3. Which materials will be reducing sugars?
Materials
 Glucose solution*
 Fructose solution*
 Sucrose solution*
 Sucralose solution*
 Starch solution*
 Test tubes
 Distilled water
 37°C water bath
 Invertase Enzyme (Sucrase enzyme)
 5% Silver nitrate solution
 5% Sodium hydroxide solution
 2% Ammonium nitrate solution
 Benedict’s Reagent
 Iodine solution
* The solutions will be labeled as unknowns A – E.
*************************************Procedure
1. Gather 5 test tubes and label them A – E. Place about 1 mL of each
unknown into the corresponding tube.
2. Add 1 or 2 drops of iodine solution to each of the tubes and record
observations. Presence of a deep blue, purple or black color is a positive
test for presence of starch. With the starch identified, you now have 4
unknowns.
3. Properly dispose of waste, and wash and dry the used test tubes.
4. Gather 8 test tubes and label them. There will be 2 test tubes for each
unknown. Tollen’s test will be performed in one test tube and Benedict’s
in the other for each unknown.
5. Perform Benedict’s and Tollen’s Tests on each of the unknowns and
record results.
Tollen’s test: To an empty test tube, add 10 drops of 5% silver nitrate solution
and 2 drops of 5% sodium hydroxide. Add enough 2% ammonium hydroxide to
just dissolve the black precipitate (shake the tube to mix). Be sure not to add an
excess of ammonium hydroxide. Sometimes it is difficult to dissolve all of the
precipitate, Add 4 drops of your sugar solution. Formation of a silver mirror on
the interior of the test tube is a positive test for a reducing sugar. Gentle heating
in the 37°C water bath will facilitate the reaction.
Benedict’s test: In an empty test tube, add 5 mL of the Benedict’s reagent to 2 mL
of your sugar solution. Heat these mixtures in a 37°C water bath for 10 minutes.
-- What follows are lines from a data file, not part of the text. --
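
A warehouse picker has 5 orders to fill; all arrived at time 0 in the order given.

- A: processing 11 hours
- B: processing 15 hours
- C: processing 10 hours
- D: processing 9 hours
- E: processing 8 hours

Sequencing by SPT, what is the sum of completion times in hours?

SPT (increasing processing time): E D C A B.
E: 0→8
D: 8→17
C: 17→27
A: 27→38
B: 38→53
Sum = 8+17+27+38+53 = 143.

143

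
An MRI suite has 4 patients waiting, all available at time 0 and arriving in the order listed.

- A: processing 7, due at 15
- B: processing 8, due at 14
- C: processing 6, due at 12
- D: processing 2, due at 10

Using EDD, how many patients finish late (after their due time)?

EDD (increasing due date): D C B A.
D: 0→2, due 10, tardiness 0
C: 2→8, due 12, tardiness 0
B: 8→16, due 14, tardiness 2
A: 16→23, due 15, tardiness 8
Late patients: 2.

2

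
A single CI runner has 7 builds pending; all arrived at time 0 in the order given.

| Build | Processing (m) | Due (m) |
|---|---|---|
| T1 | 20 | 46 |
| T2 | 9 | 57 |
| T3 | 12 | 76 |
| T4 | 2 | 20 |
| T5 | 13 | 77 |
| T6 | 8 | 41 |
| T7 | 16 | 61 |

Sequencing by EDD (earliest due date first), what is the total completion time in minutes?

283

EDD (increasing due date): T4 T6 T1 T2 T7 T3 T5.
T4: 0→2
T6: 2→10
T1: 10→30
T2: 30→39
T7: 39→55
T3: 55→67
T5: 67→80
Sum = 2+10+30+39+55+67+80 = 283.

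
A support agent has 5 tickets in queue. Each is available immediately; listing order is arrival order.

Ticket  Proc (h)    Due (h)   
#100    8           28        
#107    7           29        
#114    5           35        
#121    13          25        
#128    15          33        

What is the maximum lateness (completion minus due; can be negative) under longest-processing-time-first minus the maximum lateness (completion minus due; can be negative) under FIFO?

LPT (decreasing processing time): #128 #121 #100 #107 #114.
#128: 0→15, due 33, lateness -18
#121: 15→28, due 25, lateness 3
#100: 28→36, due 28, lateness 8
#107: 36→43, due 29, lateness 14
#114: 43→48, due 35, lateness 13
Maximum = 14.
FIFO (arrival order): #100 #107 #114 #121 #128.
#100: 0→8, due 28, lateness -20
#107: 8→15, due 29, lateness -14
#114: 15→20, due 35, lateness -15
#121: 20→33, due 25, lateness 8
#128: 33→48, due 33, lateness 15
Maximum = 15.
Difference = 14 − 15 = -1.

-1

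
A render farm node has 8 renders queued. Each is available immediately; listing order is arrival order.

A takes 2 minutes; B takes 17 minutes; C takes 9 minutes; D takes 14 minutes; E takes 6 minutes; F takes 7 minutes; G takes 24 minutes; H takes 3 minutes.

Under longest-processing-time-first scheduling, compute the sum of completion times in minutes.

LPT (decreasing processing time): G B D C F E H A.
G: 0→24
B: 24→41
D: 41→55
C: 55→64
F: 64→71
E: 71→77
H: 77→80
A: 80→82
Sum = 24+41+55+64+71+77+80+82 = 494.

494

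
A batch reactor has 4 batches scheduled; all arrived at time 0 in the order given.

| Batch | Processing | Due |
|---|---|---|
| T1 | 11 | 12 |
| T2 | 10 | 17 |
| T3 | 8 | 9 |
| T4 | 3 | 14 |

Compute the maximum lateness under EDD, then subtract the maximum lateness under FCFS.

EDD (increasing due date): T3 T1 T4 T2.
T3: 0→8, due 9, lateness -1
T1: 8→19, due 12, lateness 7
T4: 19→22, due 14, lateness 8
T2: 22→32, due 17, lateness 15
Maximum = 15.
FIFO (arrival order): T1 T2 T3 T4.
T1: 0→11, due 12, lateness -1
T2: 11→21, due 17, lateness 4
T3: 21→29, due 9, lateness 20
T4: 29→32, due 14, lateness 18
Maximum = 20.
Difference = 15 − 20 = -5.

-5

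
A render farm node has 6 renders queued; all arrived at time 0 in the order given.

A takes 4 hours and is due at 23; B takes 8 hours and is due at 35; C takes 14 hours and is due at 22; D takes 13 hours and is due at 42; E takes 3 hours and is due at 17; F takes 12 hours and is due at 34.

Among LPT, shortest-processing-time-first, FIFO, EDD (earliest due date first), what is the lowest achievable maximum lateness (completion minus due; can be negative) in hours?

12

LPT (decreasing processing time): C D F B A E.
C: 0→14, due 22, lateness -8
D: 14→27, due 42, lateness -15
F: 27→39, due 34, lateness 5
B: 39→47, due 35, lateness 12
A: 47→51, due 23, lateness 28
E: 51→54, due 17, lateness 37
Maximum = 37.
SPT (increasing processing time): E A B F D C.
E: 0→3, due 17, lateness -14
A: 3→7, due 23, lateness -16
B: 7→15, due 35, lateness -20
F: 15→27, due 34, lateness -7
D: 27→40, due 42, lateness -2
C: 40→54, due 22, lateness 32
Maximum = 32.
FIFO (arrival order): A B C D E F.
A: 0→4, due 23, lateness -19
B: 4→12, due 35, lateness -23
C: 12→26, due 22, lateness 4
D: 26→39, due 42, lateness -3
E: 39→42, due 17, lateness 25
F: 42→54, due 34, lateness 20
Maximum = 25.
EDD (increasing due date): E C A F B D.
E: 0→3, due 17, lateness -14
C: 3→17, due 22, lateness -5
A: 17→21, due 23, lateness -2
F: 21→33, due 34, lateness -1
B: 33→41, due 35, lateness 6
D: 41→54, due 42, lateness 12
Maximum = 12.
LPT 37, SPT 32, FIFO 25, EDD 12 → minimum 12.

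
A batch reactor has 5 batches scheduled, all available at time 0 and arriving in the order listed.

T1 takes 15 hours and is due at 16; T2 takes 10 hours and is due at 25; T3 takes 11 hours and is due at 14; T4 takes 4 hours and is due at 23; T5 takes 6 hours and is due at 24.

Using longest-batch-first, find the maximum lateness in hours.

LPT (decreasing processing time): T1 T3 T2 T5 T4.
T1: 0→15, due 16, lateness -1
T3: 15→26, due 14, lateness 12
T2: 26→36, due 25, lateness 11
T5: 36→42, due 24, lateness 18
T4: 42→46, due 23, lateness 23
Maximum = 23.

23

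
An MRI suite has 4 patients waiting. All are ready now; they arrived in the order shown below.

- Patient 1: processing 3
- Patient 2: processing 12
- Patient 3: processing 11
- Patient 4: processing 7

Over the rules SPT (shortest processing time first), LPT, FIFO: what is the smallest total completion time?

67

SPT (increasing processing time): Patient 1 Patient 4 Patient 3 Patient 2.
Patient 1: 0→3
Patient 4: 3→10
Patient 3: 10→21
Patient 2: 21→33
Sum = 3+10+21+33 = 67.
LPT (decreasing processing time): Patient 2 Patient 3 Patient 4 Patient 1.
Patient 2: 0→12
Patient 3: 12→23
Patient 4: 23→30
Patient 1: 30→33
Sum = 12+23+30+33 = 98.
FIFO (arrival order): Patient 1 Patient 2 Patient 3 Patient 4.
Patient 1: 0→3
Patient 2: 3→15
Patient 3: 15→26
Patient 4: 26→33
Sum = 3+15+26+33 = 77.
SPT 67, LPT 98, FIFO 77 → minimum 67.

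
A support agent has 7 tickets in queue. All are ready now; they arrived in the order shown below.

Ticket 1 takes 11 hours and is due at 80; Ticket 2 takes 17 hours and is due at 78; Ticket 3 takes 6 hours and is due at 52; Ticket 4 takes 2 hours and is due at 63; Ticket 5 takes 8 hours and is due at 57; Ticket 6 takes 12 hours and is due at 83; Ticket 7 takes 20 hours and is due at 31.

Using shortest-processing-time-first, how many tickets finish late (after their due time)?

1

SPT (increasing processing time): Ticket 4 Ticket 3 Ticket 5 Ticket 1 Ticket 6 Ticket 2 Ticket 7.
Ticket 4: 0→2, due 63, tardiness 0
Ticket 3: 2→8, due 52, tardiness 0
Ticket 5: 8→16, due 57, tardiness 0
Ticket 1: 16→27, due 80, tardiness 0
Ticket 6: 27→39, due 83, tardiness 0
Ticket 2: 39→56, due 78, tardiness 0
Ticket 7: 56→76, due 31, tardiness 45
Late tickets: 1.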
A reducing sugar will produce a red, green or yellow precipitate.
6. Discard the silvered tubes and clean the remaining test tubes.
7. The results of Tollen’s and Benedict’s tests should reveal which unknowns
are monosaccharides and which are disaccharides. (Is either disaccharide
a reducing sugar?) Label two test tubes and place approximately 2 mL of
the disaccharide unknowns into the appropriate tube.
8. Add approximately 2 mg of invertase enzyme to both tubes and place
them in the 37 C bath for 20-30 minutes.
9. While the test tubes are incubating in the bath, polarimetry will be used to
identify the monosaccharides. Use the solutions labeled ‘polarimeter A’
and ‘polarimeter B’ for this test. Consult the operating manual and
instructor for further details. Record the results.
Specific rotations of fructose and glucose:
fructose  = – 93°
glucose  = + 52°
10. Once the incubation time is complete, repeat Tollen’s test on the
disaccharides. A positive test should identify the sucrose solution (now
broken down into monosaccharides by the enzyme).
Having completed the above tests, the identity of each unknown should now be
established.
***********Postlab Questions
1 a. Draw the products of the acid hydrolysis of lactose.
b. Draw the aldehyde form of lactose.
2. What can you conclude from the results of the Benedict’s and Tollen’s tests? In
other words, which sugars are reducing, and which are non-reducing, according
to the results of your tests? This answer should be longer than a couple words.
3. Describe, using the polarimetry data, what sugars were generated in test tubes
2 and 3. Please support your claims with evidence!